When confronted with a familiar problem, the wise either resort to the sure solution or, remembering past follies, try to muster an imaginative and novel way out of their bind. Sadly the current government hasn’t displayed such dexterity in fashioning responses to our economic crisis, rather it responds to familiar problems with failed solutions, says JAMES BRYAN.
The haunting leitmotif of Tory economics can be heard in current consultations on reforming the laws regarding unfair dismissal. It is being mooted that the time served in a post by a worker for which he or she can ‘qualify’ for protection against unfairly dismissal should be raised from the current one year to two years. Little needs to be said by way of justification, the notion coming via the tedious cliché that exhorts the efficient and competitive – two impressive and cold adjectives that have long been euphemisms for conservative ideology.
It is argued that the extension of the ‘qualifying period’ is needed because our employment tribunals are creaking under the weight of constant claims. According to the BBC it costs employers an average of £4000 to defend themselves.
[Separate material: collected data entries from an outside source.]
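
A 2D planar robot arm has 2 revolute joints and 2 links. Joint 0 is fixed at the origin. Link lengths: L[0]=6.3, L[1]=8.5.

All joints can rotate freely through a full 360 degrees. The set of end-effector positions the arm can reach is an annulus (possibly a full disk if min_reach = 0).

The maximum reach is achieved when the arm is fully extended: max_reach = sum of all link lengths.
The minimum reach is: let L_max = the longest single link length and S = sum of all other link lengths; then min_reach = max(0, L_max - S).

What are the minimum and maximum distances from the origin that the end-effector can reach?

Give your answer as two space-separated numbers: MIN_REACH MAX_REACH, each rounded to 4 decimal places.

Answer: 2.2000 14.8000

Derivation:
Link lengths: [6.3, 8.5]
max_reach = 6.3 + 8.5 = 14.8
L_max = max([6.3, 8.5]) = 8.5
S (sum of others) = 14.8 - 8.5 = 6.3
min_reach = max(0, 8.5 - 6.3) = max(0, 2.2) = 2.2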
It might be thought that the business community, as one of Britain’s vulnerable minorities, would do well not to answer cases that are cheap shots at easy money by feckless former employees.
However, this would require a suspension of disbelief considering the obvious expense and trouble such a claim means to a person who is unlikely to be successful in the first place. Instead, one can’t help but wonder what figure might stand for those unfairly dismissed who have neither the means nor the know-how to seek restitution.
So that this economic deterrence theory is a little more convincing, the business secretary Vince Cable has recommended that each litigant should be charged a £500 deposit to have their case heard. Such a measure will not deter the unjust claimant, but will put off all but the most handsomely salaried workers. The infusion of personal financial means as a criteria will go a long way towards building a two-tier system of workers’ rights where the lowest paid and, therefore, most vulnerable, will be most at risk from their employer’s caprice.
It’s true there has been a striking increase in the number of cases over the last year, rising by 56 per cent compared to 2009. However, as the TUC pointed out, most of this is due to large groups of workers engaged in equal pay disputes. Far from suggesting a mass rinsing of business, the increase clearly correlates with the rapid glut of redundancies that came with the financial crisis and the spike in claims that inevitably followed.
The ominous economic news of late has sent the government rushing to scribble down a narrative of reform to fill the howling vacuum created by their cuts. But in the predictable plan for private sector growth they demonstrate the same Tory orthodoxy seen in the budget cuts: reduce public spending and make it easier for the private sector to reduce theirs. Both strategies are as similar in their application as they are in their forbidding result.
Now that the frost of long-term recession looks set to linger and be compacted by the public sector cuts, the government is hastily weaving a story of economic activism.